Think of a bell curve. How datapoints vary from the mean directly affects standard deviation. If you have wildly fluctuating datapoints, the standard deviations will be larger. With tightly grouped datapoints, your standard deviations will be smaller. This means that if the datapoints are all over the place or skewed to the outside, using standard deviation will be less sensitive. If datapoints are more tightly grouped, standard deviations shrink and become more sensitive. In terms of anomaly detection, think of standard deviation as establishing a threshold that will trigger when a datapoint varies too far from the average. Note: Extreme datapoints can skew the average unless discarded.
Think of percentiles as buckets we can throw datapoints into. Take all of your datapoints and divide them into four equal buckets by value (lowest, lower, higher, and highest). Each bucket should have the same number of datapoints. We now have our percentiles.

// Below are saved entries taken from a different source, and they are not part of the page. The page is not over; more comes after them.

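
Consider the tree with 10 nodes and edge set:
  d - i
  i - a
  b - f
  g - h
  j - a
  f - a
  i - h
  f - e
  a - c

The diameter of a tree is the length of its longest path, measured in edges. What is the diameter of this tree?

5

Starting from b, a farthest node is g at distance 5.
One longest path: b–f–a–i–h–g.
So the diameter is 5.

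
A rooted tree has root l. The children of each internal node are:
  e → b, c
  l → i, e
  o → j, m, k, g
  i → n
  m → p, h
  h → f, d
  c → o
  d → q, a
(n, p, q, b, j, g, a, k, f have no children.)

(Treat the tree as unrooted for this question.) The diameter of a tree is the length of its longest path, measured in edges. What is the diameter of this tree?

9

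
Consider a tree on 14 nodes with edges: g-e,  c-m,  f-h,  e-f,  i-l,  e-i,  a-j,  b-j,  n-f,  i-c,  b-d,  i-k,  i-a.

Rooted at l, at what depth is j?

3

Climbing from j to the root: j → a → i → l. That's 3 steps.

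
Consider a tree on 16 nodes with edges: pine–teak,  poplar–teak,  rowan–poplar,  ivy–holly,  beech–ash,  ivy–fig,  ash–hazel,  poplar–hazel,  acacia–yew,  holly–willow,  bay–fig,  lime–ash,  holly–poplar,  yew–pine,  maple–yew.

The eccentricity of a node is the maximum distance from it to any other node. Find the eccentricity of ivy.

6

A farthest node from ivy is acacia (maple also at distance 6).
The path ivy-holly-poplar-teak-pine-yew-acacia has 6 edges.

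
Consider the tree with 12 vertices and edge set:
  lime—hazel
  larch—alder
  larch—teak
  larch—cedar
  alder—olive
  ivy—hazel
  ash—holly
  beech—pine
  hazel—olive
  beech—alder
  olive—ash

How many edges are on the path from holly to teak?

5

The path is holly – ash – olive – alder – larch – teak, which has 5 edges.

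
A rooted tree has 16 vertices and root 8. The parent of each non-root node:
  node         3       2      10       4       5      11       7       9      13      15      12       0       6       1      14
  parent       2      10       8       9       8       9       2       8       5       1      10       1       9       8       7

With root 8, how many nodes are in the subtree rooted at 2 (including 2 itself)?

4

2's subtree: {2, 3, 7, 14}, size 4.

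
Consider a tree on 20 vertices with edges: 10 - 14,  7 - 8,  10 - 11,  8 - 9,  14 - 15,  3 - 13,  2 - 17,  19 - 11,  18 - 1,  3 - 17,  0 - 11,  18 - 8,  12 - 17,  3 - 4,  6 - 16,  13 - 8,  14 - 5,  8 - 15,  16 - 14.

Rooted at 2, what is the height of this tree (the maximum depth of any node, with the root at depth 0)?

9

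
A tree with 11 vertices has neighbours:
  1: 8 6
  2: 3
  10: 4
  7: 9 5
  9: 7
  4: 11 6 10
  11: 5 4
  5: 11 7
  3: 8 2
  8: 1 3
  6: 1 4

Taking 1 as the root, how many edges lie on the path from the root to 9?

6

Climbing from 9 to the root: 9–7–5–11–4–6–1. That's 6 steps.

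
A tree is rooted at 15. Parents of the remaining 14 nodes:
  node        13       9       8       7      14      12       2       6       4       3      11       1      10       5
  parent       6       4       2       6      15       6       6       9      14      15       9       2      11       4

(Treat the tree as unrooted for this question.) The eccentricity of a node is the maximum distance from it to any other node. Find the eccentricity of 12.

The node farthest from 12 is 3, via 12-6-9-4-14-15-3 — 6 edges.

6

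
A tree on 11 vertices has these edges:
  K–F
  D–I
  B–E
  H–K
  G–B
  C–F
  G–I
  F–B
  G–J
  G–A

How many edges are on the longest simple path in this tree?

A longest path is D – I – G – B – F – K – H, with 6 edges.

6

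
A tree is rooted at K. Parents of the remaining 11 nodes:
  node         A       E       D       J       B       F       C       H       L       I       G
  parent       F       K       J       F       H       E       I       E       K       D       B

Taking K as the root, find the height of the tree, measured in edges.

6

A deepest node is C, reached by K-E-F-J-D-I-C.
That path has 6 edges, so the height is 6.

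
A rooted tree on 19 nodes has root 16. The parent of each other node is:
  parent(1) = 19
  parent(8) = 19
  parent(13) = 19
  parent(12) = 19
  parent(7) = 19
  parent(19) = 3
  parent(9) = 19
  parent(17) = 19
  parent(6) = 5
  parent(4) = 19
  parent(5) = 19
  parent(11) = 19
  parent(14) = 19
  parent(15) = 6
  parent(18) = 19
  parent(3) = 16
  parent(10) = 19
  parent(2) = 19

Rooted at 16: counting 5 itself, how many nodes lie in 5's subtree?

3

Descendants of 5 (including itself): 5, 6, 15. That's 3.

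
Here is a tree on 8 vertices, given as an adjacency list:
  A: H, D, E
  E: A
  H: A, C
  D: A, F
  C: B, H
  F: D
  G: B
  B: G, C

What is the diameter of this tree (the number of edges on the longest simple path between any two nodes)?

Starting from G, a farthest node is F at distance 6.
One longest path: G–B–C–H–A–D–F.
So the diameter is 6.

6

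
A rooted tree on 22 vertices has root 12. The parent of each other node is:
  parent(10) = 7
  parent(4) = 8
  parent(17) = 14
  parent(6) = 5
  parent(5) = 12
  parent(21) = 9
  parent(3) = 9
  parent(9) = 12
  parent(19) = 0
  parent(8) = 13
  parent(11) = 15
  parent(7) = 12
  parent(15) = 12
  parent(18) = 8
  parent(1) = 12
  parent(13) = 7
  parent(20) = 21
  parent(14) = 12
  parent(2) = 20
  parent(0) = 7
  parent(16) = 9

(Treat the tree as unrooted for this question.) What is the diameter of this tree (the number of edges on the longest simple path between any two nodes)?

A longest path is 18–8–13–7–12–9–21–20–2, with 8 edges.

8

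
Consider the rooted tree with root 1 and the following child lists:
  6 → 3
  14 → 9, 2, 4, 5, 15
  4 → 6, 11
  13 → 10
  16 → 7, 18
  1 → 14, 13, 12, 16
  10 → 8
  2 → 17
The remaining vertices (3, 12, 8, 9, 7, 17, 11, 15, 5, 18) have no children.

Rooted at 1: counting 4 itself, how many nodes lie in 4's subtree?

4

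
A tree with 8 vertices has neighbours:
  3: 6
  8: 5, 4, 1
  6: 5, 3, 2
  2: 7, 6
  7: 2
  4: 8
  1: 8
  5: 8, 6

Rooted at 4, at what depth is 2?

4 → 8 → 5 → 6 → 2 — 4 edges.

4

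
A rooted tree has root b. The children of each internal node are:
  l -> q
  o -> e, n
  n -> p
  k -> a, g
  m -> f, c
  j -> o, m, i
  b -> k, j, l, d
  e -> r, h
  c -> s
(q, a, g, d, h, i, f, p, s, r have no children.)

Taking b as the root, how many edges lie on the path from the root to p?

4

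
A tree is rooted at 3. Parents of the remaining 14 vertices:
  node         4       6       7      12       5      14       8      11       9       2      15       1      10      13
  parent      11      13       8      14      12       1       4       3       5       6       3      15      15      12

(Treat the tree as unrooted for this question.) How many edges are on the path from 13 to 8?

8

Walking from 13: 13–12–14–1–15–3–11–4–8. Length 8.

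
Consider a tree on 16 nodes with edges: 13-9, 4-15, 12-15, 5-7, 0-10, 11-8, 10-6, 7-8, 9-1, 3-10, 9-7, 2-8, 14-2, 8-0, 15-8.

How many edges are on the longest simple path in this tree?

6

Starting from 6, a farthest node is 13 at distance 6.
One longest path: 6-10-0-8-7-9-13.
So the diameter is 6.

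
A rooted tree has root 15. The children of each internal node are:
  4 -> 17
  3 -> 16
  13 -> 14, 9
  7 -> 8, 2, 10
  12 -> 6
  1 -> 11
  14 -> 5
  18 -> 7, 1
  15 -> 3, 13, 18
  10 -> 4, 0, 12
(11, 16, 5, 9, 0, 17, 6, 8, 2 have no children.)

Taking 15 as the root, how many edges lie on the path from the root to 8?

3

Climbing from 8 to the root: 8 → 7 → 18 → 15. That's 3 steps.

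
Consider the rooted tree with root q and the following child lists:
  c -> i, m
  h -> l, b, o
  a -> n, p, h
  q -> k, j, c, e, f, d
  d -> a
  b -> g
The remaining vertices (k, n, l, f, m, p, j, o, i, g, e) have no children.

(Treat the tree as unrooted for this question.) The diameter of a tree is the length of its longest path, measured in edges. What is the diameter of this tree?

7

A longest path is g-b-h-a-d-q-c-i, with 7 edges.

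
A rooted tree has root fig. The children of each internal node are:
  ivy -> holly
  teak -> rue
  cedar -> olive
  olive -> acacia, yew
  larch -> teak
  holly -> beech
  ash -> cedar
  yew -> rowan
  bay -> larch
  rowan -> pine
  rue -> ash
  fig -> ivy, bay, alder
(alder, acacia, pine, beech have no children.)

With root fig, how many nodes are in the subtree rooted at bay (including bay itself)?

11

bay's subtree: {bay, larch, teak, rue, ash, cedar, olive, acacia, yew, rowan, pine}, size 11.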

- Lowest = 25th percentile
- Lower = 50th percentile
- Higher = 75th percentile
- Highest = 100th percentile
These buckets can be made as granular or coarse as you like. This method uses a median as our north star, not to be confused with average (mean) or mode. Anomaly detection works by seeing what percentile the next datapoint lands in—for example, if it hits in the 100th percentile bucket, we can call it an anomaly and alert accordingly.
The trick is to get valid notifications of anomalies without false positives. You don’t want to sound the alarm if there really isn’t an issue. I’m sure this brings up memories of installing and configuring monitoring software, getting a deluge of notifications that things are melting down, and finally setting up a rule to throw all notifications into a folder that is emptied out without scrutiny. What is the use of setting up notifications if they will be ignored? Getting anomaly detection done correctly is essential to avoiding “noise.”
So, which is the correct way to measure anomalies? I love the phrase “It depends,” because it really does. Both methods have their pros and cons, and it likely depends on expected/observed datapoints (dispersion of values). If we think we have a fairly tight grouping of values, then standard deviations might lend the right sensitivity to sound the alarm (a good rule of thumb is that if the standard deviation is more than half of the average, the dispersion is high and normal distribution of values is suspect). If we have a wild variety of values, then using percentiles might be the right way to go.
In conclusion, if you are getting false alarms with your monitoring, dig in and understand which method of anomaly detection is being used. Make sure it is the right way to be watching your environment. You don’t want correct anomaly detection to be … well, an anomaly.